Por Marcela Darido, coletivo Clóvis Moura
Como disse Engels, a primeira divisão do trabalho na sociedade foi a divisão sexual do trabalho, e, apesar de o patriarcado não ter sido criado pelo capitalismo, ele é a base da criação da propriedade privada e do Estado que dá a base para uma sociedade na qual uma classe pode explorar a outra.
Por outro lado, a acumulação primitiva de capital é em grande parte oriunda do sequestro de pretos Africanos para mão de obra escravizada nas colônias, ou seja, a riqueza que possibilitou que o capitalismo se desenvolvesse veio das colônias dos antigos Impérios, que se utilizavam de mão de obra escrava. Sendo assim, tanto as produções nessas colônias como o tráfico de escravos foram a base dessa acumulação.
Para sustentar essa exploração brutal – a apropriação da vida de um ser humano a partir da escravidão dos negros – foi preciso um arcabouço ideológico que inferiorizasse nossa raça, que nos desumanizasse, para explicar nossa escravização e a exploração que se dá até hoje do continente Africano.
O capitalismo, para manter suas margens de lucro e dividir as fileiras da classe operária, apropria-se desses sistemas de opressão, mostrando-se incapaz de concretizar a demanda que sua própria revolução levantara: a igualdade. Toda essa discussão, que parece abstrata, encontra-se de forma bem concreta na vida de cada mulher, de cada negro, de cada homossexual, e se dá de forma utrajante no cotidiano da maioria de nós, mulheres pretas. E o que sobra para nós, mulheres pretas?
O fim da escravidão ficou longe de ser um processo de real libertação para os negros do mundo inteiro. Vivemos ainda em uma sociedade de classes e ainda a maioria de nós é oprimida e explorada para garantir os lucros da classe dominante. Muitos de nós fazemos parte de um setor que sequer tem a possibilidade de ser explorado, que vive um desemprego estrutural, o lumpem-proletariado. O Partido dos Panteras Negras nos EUA nasce com a intenção de organizar esse setor mais especificamente*. Dentro dessa sociedade, o que a maior parte das mulheres negras encontra é uma vida na qual a opressão é gerada pela questão de classe, raça e gênero, que se entrelaçam de uma forma indissolúvel e cruel.

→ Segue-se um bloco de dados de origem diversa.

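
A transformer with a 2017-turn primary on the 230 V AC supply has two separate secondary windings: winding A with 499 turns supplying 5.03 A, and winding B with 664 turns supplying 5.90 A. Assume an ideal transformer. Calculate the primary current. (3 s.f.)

I_p ≈ 3.19 A

V_A = 230 × 499/2017 = 56.901 V; V_B = 230 × 664/2017 = 75.716 V.
P_out = V_A I_A + V_B I_B = 56.901×5.03 + 75.716×5.90 = 286.21 + 446.73 = 732.94 W.
Ideal ⇒ P_in = P_out, so I_p = P_out/V_p = 732.94/230 = 3.19 A.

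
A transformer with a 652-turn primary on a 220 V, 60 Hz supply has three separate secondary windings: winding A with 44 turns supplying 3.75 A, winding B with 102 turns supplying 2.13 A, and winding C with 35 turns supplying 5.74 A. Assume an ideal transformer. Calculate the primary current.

I_p ≈ 0.894 A

V_A = 220 × 44/652 = 14.847 V; V_B = 220 × 102/652 = 34.417 V; V_C = 220 × 35/652 = 11.810 V.
P_out = V_A I_A + V_B I_B + V_C I_C = 14.847×3.75 + 34.417×2.13 + 11.810×5.74 = 55.675 + 73.309 + 67.788 = 196.77 W.
Ideal ⇒ P_in = P_out, so I_p = P_out/V_p = 196.77/220 = 0.894 A.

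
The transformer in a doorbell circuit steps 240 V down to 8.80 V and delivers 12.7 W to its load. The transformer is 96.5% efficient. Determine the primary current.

P_in = P_out/η = 12.7/0.965 = 13.161 W.
I_p = P_in/V_p = 13.161/240 = 0.0548 A.

I_p ≈ 0.0548 A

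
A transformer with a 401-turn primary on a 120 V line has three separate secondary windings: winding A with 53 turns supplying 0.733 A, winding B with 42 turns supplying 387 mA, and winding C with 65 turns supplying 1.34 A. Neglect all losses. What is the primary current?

V_A = 120 × 53/401 = 15.860 V; V_B = 120 × 42/401 = 12.569 V; V_C = 120 × 65/401 = 19.451 V.
P_out = V_A I_A + V_B I_B + V_C I_C = 15.860×0.733 + 12.569×0.387 + 19.451×1.34 = 11.626 + 4.8640 + 26.065 = 42.555 W.
Ideal ⇒ P_in = P_out, so I_p = P_out/V_p = 42.555/120 = 0.355 A.

I_p ≈ 0.355 A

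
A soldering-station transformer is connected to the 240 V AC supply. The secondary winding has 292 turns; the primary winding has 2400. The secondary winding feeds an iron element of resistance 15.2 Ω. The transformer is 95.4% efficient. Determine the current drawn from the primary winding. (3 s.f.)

V_s = 240 × 292/2400 = 29.200 V.
I_s = V_s/R = 29.200/15.2 = 1.9211 A.
P_out = V_s I_s = 29.200 × 1.9211 = 56.095 W.
P_in = P_out/η = 56.095/0.954 = 58.800 W.
I_p = P_in/V_p = 58.800/240 = 0.245 A.

I_p ≈ 0.245 A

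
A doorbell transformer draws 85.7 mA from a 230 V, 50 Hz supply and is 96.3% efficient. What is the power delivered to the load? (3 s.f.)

P_in = V_p I_p = 230 × 0.0857 = 19.711 W.
P_out = η P_in = 0.963 × 19.711 = 19.0 W.

P_out ≈ 19.0 W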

O que vivemos cotidianamente é a miséria que o capitalismo nos impôs, um país que tem o maior “exército” de empregadas domésticas do mundo, que em sua maioria são negras; uma das maiores populações carcerárias do mundo, que também em sua maioria é negra; trabalhos altamente precarizados ocupados em sua maioria pelos negros; terceirização; morte por abortos clandestinos; estupros; condições insalubres de moradia; transporte, saúde e educação altamente precarizados; violência policial; genocídio e muito mais coisas que poderíamos levantar aqui. Mas não se trata apenas das condições objetivas de vida. O racismo também causa inúmeros impactos subjetivos em muitas de nós. Fanon, ao estudar a subjetividade dos negros nos países colonizados, consegue expressar também a miséria subjetiva imposta aos negros.
Não somos o padrão de beleza, e muitas de nós matam a cada dia nossa identidade, tentando se parecer um pouco mais com as mulheres brancas. Somos ainda consideradas objetos sexuais dos “senhores brancos”, hipersexualizadas, desejáveis apenas como amantes; na subjetividade dos homens brancos e negros não servimos como companheiras para relações amorosas profundas, apenas para diversão. Sozinhas, muitas vezes tendo que cuidar de toda a família com um salário mínimo, resistimos na Babilônia. Essa é a nossa situação. O racismo nos ataca todo o dia, nos lembrando da inferioridade que delegaram à nossa raça, e mesmo sem perceber vamos, por vezes, nos apropriando da visão do opressor.
Mas nós não sucumbimos, para nós sobreviver é resistência! E todos os dias encontro grandes guerreiras que, mesmo com todos esses problemas, ainda resistem para existir; algumas mais audazes lutam não só para existir, mas para transformar esta realidade. E a luta é uma escola de guerra. Se a realidade de nossas vidas nos torna duras guerreiras, a luta de classes nos ensina e nos cobra a missão de sermos parte da Vanguarda revolucionária e as melhores combatentes nesse processo de transformação.